Nine years ago next month, I embarked on a life changing experience and climbed Kilimanjaro in Tanzania. As we began on our 5-day trek through the rainforest and up the 19,300 ft mountain, our guides oft repeated two words, pole, pole (po-lay, po-lay) … slowly, slowly. They would laugh and ask why we Americans were always in such a rush to get places. “When we go slowly, we see so much more, become so much more aware of what we’re feeling, and allow our body to acclimate and speak to us about what it needs,” they would say. That advice allowed all eight of us, in great spirits and health to reach the top, dancing to Kid Rock’s “All Summer Long,” drinking Mountain Dew and laughing.
It’s been my lifelong journey to learn pole, pole. I’m making progress and learning more every day that slowing down in my breathing and my zooming actually allows me to accomplish more of what’s important to me and feel more successful in my journey. The practice allows minutes to expand – more of my senses are able to be part of each moment, giving me deeper inputs and information.
Together this sense of growing awareness and expansion builds the power of our inner knowing and intuition.

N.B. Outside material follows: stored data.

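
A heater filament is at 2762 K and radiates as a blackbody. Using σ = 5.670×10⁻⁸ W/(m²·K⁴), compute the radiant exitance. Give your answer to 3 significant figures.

I ≈ 3.30×10⁶ W/m²

Stefan–Boltzmann: I = σT⁴ = 5.670×10⁻⁸ × (2762)⁴ = 3.30×10⁶ W/m².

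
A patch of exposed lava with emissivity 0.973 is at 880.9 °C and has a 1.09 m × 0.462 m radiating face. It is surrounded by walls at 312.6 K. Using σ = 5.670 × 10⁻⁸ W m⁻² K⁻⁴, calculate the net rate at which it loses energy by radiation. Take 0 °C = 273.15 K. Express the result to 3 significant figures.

T = 880.9 °C + 273.15 = 1154.05 K.
Area A = 1.09 × 0.462 = 0.50358 m².
Net radiated power P_net = εσA(T⁴ − T₀⁴) = 0.973×5.670×10⁻⁸×0.50358×(1154.05⁴ − 312.6⁴).
T⁴ − T₀⁴ = 1.77377×10¹² − 9.54896×10⁹ = 1.76422×10¹² K⁴, so P_net = 4.90×10⁴ W.

Net loss ≈ 4.90×10⁴ W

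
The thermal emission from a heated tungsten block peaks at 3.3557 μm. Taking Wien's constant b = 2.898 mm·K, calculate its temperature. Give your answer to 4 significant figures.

Wien's law gives T = b/λ_max = (2.898×10⁻³ m·K)/(3.3557×10⁻⁶ m) = 863.6 K.

T ≈ 863.6 K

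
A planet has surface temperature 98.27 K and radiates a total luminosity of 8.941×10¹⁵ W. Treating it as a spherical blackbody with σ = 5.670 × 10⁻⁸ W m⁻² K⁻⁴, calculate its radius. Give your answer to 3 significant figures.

R ≈ 1.16×10⁷ m

L = 4πR²σT⁴ ⇒ R = √(L/(4πσT⁴)).
σT⁴ = 5.28770 W/m², so R = √(8.941×10¹⁵/(4π×5.28770)) = 1.16×10⁷ m.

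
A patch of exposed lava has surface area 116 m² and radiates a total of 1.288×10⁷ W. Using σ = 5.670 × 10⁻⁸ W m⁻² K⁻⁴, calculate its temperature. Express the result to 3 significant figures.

Area A = 116 m².
P = σAT⁴ ⇒ T = (P/(σA))^(1/4) = (1.288×10⁷/(5.670×10⁻⁸×116))^(1/4) = 1.18×10³ K.

T ≈ 1.18×10³ K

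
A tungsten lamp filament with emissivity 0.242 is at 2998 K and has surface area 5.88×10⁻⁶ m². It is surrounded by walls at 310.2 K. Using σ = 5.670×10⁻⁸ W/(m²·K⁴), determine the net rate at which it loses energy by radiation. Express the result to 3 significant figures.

Net loss ≈ 6.52 W

Area A = 5.88×10⁻⁶ m².
Net radiated power P_net = εσA(T⁴ − T₀⁴) = 0.242×5.670×10⁻⁸×5.88×10⁻⁶×(2998⁴ − 310.2⁴).
T⁴ − T₀⁴ = 8.07842×10¹³ − 9.25907×10⁹ = 8.07749×10¹³ K⁴, so P_net = 6.52 W.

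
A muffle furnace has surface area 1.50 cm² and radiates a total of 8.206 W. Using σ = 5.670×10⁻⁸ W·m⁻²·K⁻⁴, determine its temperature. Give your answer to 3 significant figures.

T ≈ 991 K

Area A = 1.50 cm² = 1.50×10⁻⁴ m².
P = σAT⁴ ⇒ T = (P/(σA))^(1/4) = (8.206/(5.670×10⁻⁸×1.50×10⁻⁴))^(1/4) = 991 K.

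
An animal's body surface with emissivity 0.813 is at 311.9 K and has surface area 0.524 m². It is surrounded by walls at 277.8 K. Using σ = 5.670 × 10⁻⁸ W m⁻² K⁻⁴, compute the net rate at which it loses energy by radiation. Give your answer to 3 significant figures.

Area A = 0.524 m².
Net radiated power P_net = εσA(T⁴ − T₀⁴) = 0.813×5.670×10⁻⁸×0.524×(311.9⁴ − 277.8⁴).
T⁴ − T₀⁴ = 9.46371×10⁹ − 5.95565×10⁹ = 3.50806×10⁹ K⁴, so P_net = 84.7 W.

Net loss ≈ 84.7 W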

Our decision making, our choices and our responses become more effective and powerful – and the benefits to our physical health are huge. It is in this nuance (one I’ve long missed while running so fast with an endless to-do list) that magic can happen. And, as Mary Oliver says in her powerful poem “The Journey,” “there is a new voice which I slowly recognize as my own.”

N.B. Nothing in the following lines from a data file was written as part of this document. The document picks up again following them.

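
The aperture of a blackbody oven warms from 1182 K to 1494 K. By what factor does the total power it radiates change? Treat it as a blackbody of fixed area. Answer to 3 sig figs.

P ∝ T⁴, so P₂/P₁ = (T₂/T₁)⁴ = (1494/1182)⁴ = (1.26396)⁴ = 2.55.

P₂/P₁ ≈ 2.55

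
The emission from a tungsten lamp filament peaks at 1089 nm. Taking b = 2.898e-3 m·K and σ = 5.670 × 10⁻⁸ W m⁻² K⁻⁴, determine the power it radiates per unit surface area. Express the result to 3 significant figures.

Wien's law: T = b/λ_max = 2.898×10⁻³/1.089×10⁻⁶ = 2661.16 K.
Then I = σT⁴ = 5.670×10⁻⁸×(2661.16)⁴ = 2.84×10⁶ W/m².

I ≈ 2.84×10⁶ W/m²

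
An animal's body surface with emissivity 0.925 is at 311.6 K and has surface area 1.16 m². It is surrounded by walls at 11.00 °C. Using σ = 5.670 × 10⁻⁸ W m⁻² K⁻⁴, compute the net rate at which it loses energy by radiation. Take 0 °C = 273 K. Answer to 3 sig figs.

Net loss ≈ 178 W

Surroundings: T = 11.00 °C + 273 = 284.00 K.
Area A = 1.16 m².
Net radiated power P_net = εσA(T⁴ − T₀⁴) = 0.925×5.670×10⁻⁸×1.16×(311.6⁴ − 284.00⁴).
T⁴ − T₀⁴ = 9.42735×10⁹ − 6.50539×10⁹ = 2.92196×10⁹ K⁴, so P_net = 178 W.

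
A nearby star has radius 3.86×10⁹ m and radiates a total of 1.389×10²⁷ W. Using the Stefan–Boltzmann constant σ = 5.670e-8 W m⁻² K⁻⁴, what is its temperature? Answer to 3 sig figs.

T ≈ 3.38×10³ K

Surface area A = 4πR² = 4π(3.86×10⁹ m)² = 1.87234×10²⁰ m².
P = σAT⁴ ⇒ T = (P/(σA))^(1/4) = (1.389×10²⁷/(5.670×10⁻⁸×1.87234×10²⁰))^(1/4) = 3.38×10³ K.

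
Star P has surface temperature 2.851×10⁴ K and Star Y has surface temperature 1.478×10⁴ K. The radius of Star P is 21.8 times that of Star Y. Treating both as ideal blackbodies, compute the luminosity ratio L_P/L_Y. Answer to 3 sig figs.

L_P/L_Y ≈ 6.58×10³

L ∝ R²T⁴, so L_P/L_Y = (R_P/R_Y)²(T_P/T_Y)⁴ = (21.8)² × (2.851×10⁴/1.478×10⁴)⁴ = 475.24 × 13.8449 = 6.58×10³.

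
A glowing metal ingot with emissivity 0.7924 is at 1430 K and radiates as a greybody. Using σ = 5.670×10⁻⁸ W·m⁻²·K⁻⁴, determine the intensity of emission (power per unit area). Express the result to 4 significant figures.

I ≈ 1.879×10⁵ W/m²

Stefan–Boltzmann: I = εσT⁴ = 0.7924 × 5.670×10⁻⁸ × (1430)⁴ = 1.879×10⁵ W/m².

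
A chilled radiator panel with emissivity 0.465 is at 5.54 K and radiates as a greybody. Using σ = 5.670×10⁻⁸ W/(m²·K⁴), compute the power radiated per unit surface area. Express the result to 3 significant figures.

I ≈ 2.48×10⁻⁵ W/m²

Stefan–Boltzmann: I = εσT⁴ = 0.465 × 5.670×10⁻⁸ × (5.54)⁴ = 2.48×10⁻⁵ W/m².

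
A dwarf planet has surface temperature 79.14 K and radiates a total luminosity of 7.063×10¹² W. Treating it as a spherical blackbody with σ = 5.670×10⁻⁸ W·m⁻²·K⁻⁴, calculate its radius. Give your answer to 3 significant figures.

R ≈ 5.03×10⁵ m

L = 4πR²σT⁴ ⇒ R = √(L/(4πσT⁴)).
σT⁴ = 2.22417 W/m², so R = √(7.063×10¹²/(4π×2.22417)) = 5.03×10⁵ m.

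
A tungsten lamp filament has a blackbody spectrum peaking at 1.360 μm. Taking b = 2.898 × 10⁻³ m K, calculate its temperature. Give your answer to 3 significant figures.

Wien's law gives T = b/λ_max = (2.898×10⁻³ m·K)/(1.360×10⁻⁶ m) = 2.13×10³ K.

T ≈ 2.13×10³ K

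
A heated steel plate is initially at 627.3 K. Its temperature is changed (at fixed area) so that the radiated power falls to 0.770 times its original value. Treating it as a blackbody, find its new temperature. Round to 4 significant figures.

T₂ ≈ 587.6 K

P ∝ T⁴, so T₂/T₁ = (P₂/P₁)^(1/4) = (0.770)^(1/4) = 0.936748.
T₂ = 627.3 × 0.936748 = 587.6 K.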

As an example, for the third time this summer a raptor stood on the trail a few feet in front of me without immediately flying away. Maybe it’s an energy shift or maybe these magnificent hawks and owls have always been there, but I was walking too fast, lost in my own world to notice. And then I wonder, “what else have I missed?” That owl experience from Tuesday morning stays with me. It reminds me to breathe, to check in, to remember the expansiveness of our world if we just slow down enough to notice.
And then I remember the joy of standing at the top of Kilimanjaro and saying “YES!”